A built-in filter is like a customs agent who reads the shipping manifest and waves through cargo that obviously doesn’t match the search criteria—before opening any boxes. A UDF filter is an agent who insists on opening every box regardless, because they don’t trust any manifest they didn’t write themselves. The result is the same (the right boxes are flagged), but the second agent wastes enormous effort.


Alternatives to row-at-a-time UDFs

Use built-in functions first. The first question before writing a UDF should always be: can this be expressed with built-ins?

Use expr() and SQL expressions. Even complex conditional logic can often be expressed as a SQL expression string, which Catalyst parses and optimizes like any other expression.

Use pandas UDFs (vectorized UDFs) in PySpark. Instead of calling a Python function once per row, a pandas UDF calls it once per batch of rows—typically 4096 at a time—passing a pandas Series and receiving a pandas Series back.

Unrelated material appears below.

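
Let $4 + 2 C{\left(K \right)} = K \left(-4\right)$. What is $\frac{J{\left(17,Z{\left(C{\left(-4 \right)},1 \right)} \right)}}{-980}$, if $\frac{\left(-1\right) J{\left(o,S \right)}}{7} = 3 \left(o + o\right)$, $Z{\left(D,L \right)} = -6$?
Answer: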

The overhead per row drops dramatically.

Use Scala/Java UDFs instead of Python UDFs. If you must use a UDF in a performance-critical path and can implement the logic in Scala or Java, the JVM-to-JVM call eliminates the process-crossing and pickle overhead.

Rewrite logic as a native expression using Column API. Sometimes a UDF wraps logic that could be expressed as a chain of native column operations. Native column operations are transparent to Catalyst and can be codegen’d, filtered, and optimized end-to-end.


When UDFs are the right tool

None of this means you should never use UDFs. For logic that genuinely can’t be expressed with built-ins—calling a custom ML model, integrating with a third-party library, applying a domain-specific algorithm—UDFs are the right choice. The goal is to understand the tradeoffs so you can make the decision deliberately:


Bringing it together

A UDF is a black box from Catalyst’s perspective. The optimizer cannot look inside it, cannot push predicates through it, cannot codegen across it, and cannot safely assume it’s deterministic. The consequences are: predicate pushdown stops at the UDF’s filter; whole-stage codegen breaks at the UDF’s boundary; data must be deserialized from binary row format into objects before the UDF sees it and serialized again after; for Python UDFs, every row crosses a process boundary with full pickle overhead. The UDF tax is paid in I/O (no pushdown), CPU (no codegen, per-row overhead), and memory (object allocation, GC). The remedy is to prefer built-in functions, use pandas UDFs when row-at-a-time Python is unavoidable, and place UDFs as late in the pipeline as possible so earlier operators can reduce data volume before the UDF runs.